ANNAPOLIS – Eric Anderson, 23, of Baltimore, was 11 when he was taken from school to a psychiatric ward in the back of a police car.
He lived in a hospital for a year, and he was injected with needles to calm his anger and help him sleep.
Nobody called or came to visit, and when the doctors decided he was stable enough to be released, his mother refused to pick him up. A social worker came instead.
Anderson is one of many former foster care children in Maryland, and around the country, who spend most of their lives in the system and who are then released due to age, or “aged out,” without critical life skills learned in a normal home environment, advocates say.
“The major issue is the fallacy we think that kids at 18 are able to age out of anything,” said Millicent Williams, director of Foster Care for the Child Welfare League of America. “We don’t require that of our own children, but that’s what we do for kids in care.”
But state officials say Maryland has been progressive in providing services for children in foster care, allowing them to remain in the system until 21.
“In many ways Maryland has been a kinder, gentler state,” said Judith Schagrin, assistant director for children’s services for the Baltimore County Department of Social Services. “Children are allowed to stay in care till 21 if they’re in school, in transition, in training or disabled.”
In Maryland, 518 children left foster care due to age in fiscal year 2004, slightly fewer than the 559 who aged out during fiscal year 2003, according to the Citizens’ Review Board for Children.
But for Anderson it was more like being “put out.”
“There was no support from the state (after aging out),” said Anderson. “I think they should keep us till we’re 23. Even after we age out (the state) should be there as a backbone.”
Anderson, recently a full-time employee of the Baltimore Mayor’s Office of Employment Development, has found success in his life, but he hasn’t forgotten where he’s been.
He still has a scar on his left thumb from punching his fist through glass in the incident that put him in the police car and the hospital.
Now he entertains thoughts of going to college in business administration, but a few years ago he was released from an independent-living program because of a drug habit. If not for his advocates at HEBCAC Youth Opportunities, he says he’d probably be selling drugs or strung out.
The Baltimore program, which helps out-of-school youth with education and employment placement, helped reconnect him with the system and find a job after aging out.
“Eric is a very talented young man,” said Barbara Medlin, Anderson’s employment advocate at Youth Opportunities. “I want him to continue with his education. I think he would be a great asset in any office.”
More than 500,000 children are living in foster care nationally, and 11,000 in Maryland. Between 20,000 and 25,000 leave the system due to age each year.
“In general, every kid that comes in the system has experienced some kind of abuse or neglect,” said Charlie Cooper, administrator for the Citizens’ Review Board for Children. “If they’re aging out of the system they never got squared away with a family the way other people do.”
At 6 years old Anderson was molested by a male family member who was never prosecuted. He was in and out of foster care, and the abuse continued until he was 11, but he never told anyone.
“The anger started to take over me,” said Anderson. “But I didn’t want to torment my family. I just didn’t want to break them up.”
Most child advocates agree foster care is designed as a temporary arrangement, but many kids remain in the system permanently.
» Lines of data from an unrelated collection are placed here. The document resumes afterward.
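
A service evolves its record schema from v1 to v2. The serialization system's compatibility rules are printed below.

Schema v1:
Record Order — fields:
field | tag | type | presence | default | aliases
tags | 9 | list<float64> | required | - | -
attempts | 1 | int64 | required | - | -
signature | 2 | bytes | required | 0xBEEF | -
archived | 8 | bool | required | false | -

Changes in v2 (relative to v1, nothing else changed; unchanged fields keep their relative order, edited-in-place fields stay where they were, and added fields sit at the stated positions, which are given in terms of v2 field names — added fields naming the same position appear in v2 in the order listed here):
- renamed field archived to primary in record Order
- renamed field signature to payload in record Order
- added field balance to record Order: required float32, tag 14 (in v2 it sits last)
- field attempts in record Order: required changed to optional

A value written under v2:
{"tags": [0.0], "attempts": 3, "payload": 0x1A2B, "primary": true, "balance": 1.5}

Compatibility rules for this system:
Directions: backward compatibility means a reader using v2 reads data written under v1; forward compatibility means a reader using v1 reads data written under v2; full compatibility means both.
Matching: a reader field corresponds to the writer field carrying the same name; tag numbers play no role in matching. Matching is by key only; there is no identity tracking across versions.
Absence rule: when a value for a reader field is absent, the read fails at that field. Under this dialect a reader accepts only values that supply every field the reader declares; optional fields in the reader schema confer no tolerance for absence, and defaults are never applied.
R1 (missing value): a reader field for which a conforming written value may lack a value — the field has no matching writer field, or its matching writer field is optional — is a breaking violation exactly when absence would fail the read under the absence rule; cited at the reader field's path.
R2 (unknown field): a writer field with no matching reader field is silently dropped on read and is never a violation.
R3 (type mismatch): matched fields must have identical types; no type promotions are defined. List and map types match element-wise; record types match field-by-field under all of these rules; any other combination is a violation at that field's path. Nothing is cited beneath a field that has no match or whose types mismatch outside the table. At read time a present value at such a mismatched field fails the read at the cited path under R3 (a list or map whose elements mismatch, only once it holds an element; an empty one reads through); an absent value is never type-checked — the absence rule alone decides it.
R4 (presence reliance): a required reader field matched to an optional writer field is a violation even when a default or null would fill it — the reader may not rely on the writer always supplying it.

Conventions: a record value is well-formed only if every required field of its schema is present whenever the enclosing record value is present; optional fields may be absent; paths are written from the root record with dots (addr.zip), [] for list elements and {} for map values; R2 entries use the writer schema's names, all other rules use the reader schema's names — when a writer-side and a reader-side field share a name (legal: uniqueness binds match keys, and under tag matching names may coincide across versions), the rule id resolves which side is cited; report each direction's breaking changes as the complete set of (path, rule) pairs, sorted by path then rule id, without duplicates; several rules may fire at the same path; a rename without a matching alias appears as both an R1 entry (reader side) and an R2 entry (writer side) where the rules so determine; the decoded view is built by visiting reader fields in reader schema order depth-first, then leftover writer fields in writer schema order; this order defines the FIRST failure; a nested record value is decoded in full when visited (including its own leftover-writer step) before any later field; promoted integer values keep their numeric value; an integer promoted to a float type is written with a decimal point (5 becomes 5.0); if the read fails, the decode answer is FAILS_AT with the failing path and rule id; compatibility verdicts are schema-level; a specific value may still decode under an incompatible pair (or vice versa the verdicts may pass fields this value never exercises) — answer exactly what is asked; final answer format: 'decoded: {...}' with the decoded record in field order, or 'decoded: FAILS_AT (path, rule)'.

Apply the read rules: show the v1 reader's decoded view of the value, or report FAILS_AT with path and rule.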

“The goal of foster care is almost always family reunification,” said Ross Pologe, executive director of Fellowships of Lights, a non-profit youth and community services organization. “In an ideal world, foster care is thought of as a temporary situation to assist families . . . suffering through a crisis.”
Anderson returned to live with his immediate family for a short time, but life at home was no better, and the abuse continued.
He later enrolled in New Pathways, the largest independent-living program for foster care youth in Maryland, and he remains involved with the program today.
Children who age out of foster care are more likely to experience unemployment, homelessness and incarceration. They are also less likely to graduate from high school or continue on with secondary or post-secondary education.
Nationally, about 57 percent of youth leaving the foster care system do not have a high school diploma, according to the Child Welfare League.
“We do a horrible job educationally with kids in the system, which then leads to not getting a good job, not having enough work skills, homelessness, unemployment and incarceration,” Williams said.
Anderson did not graduate from high school, but recently received his diploma from an online program with Baltimore City Community College. He credits the help he’s received from various programs after aging out to his success.
“Transitional programs give kids the real life experience of paying rent and paying bills,” Kevin Keegan, executive director of New Pathways, said.
But they provide even more than that, he said.
“Who do you rely on if you don’t have that support system built into your life?” Keegan said. “We keep in touch with many of the kids who leave the program, to be that extended family after they leave care.”
Anderson’s is one of many, but not enough, success stories.
“These are not kids who have done anything wrong and are in the system,” Keegan said. “These are kids who have been wronged.”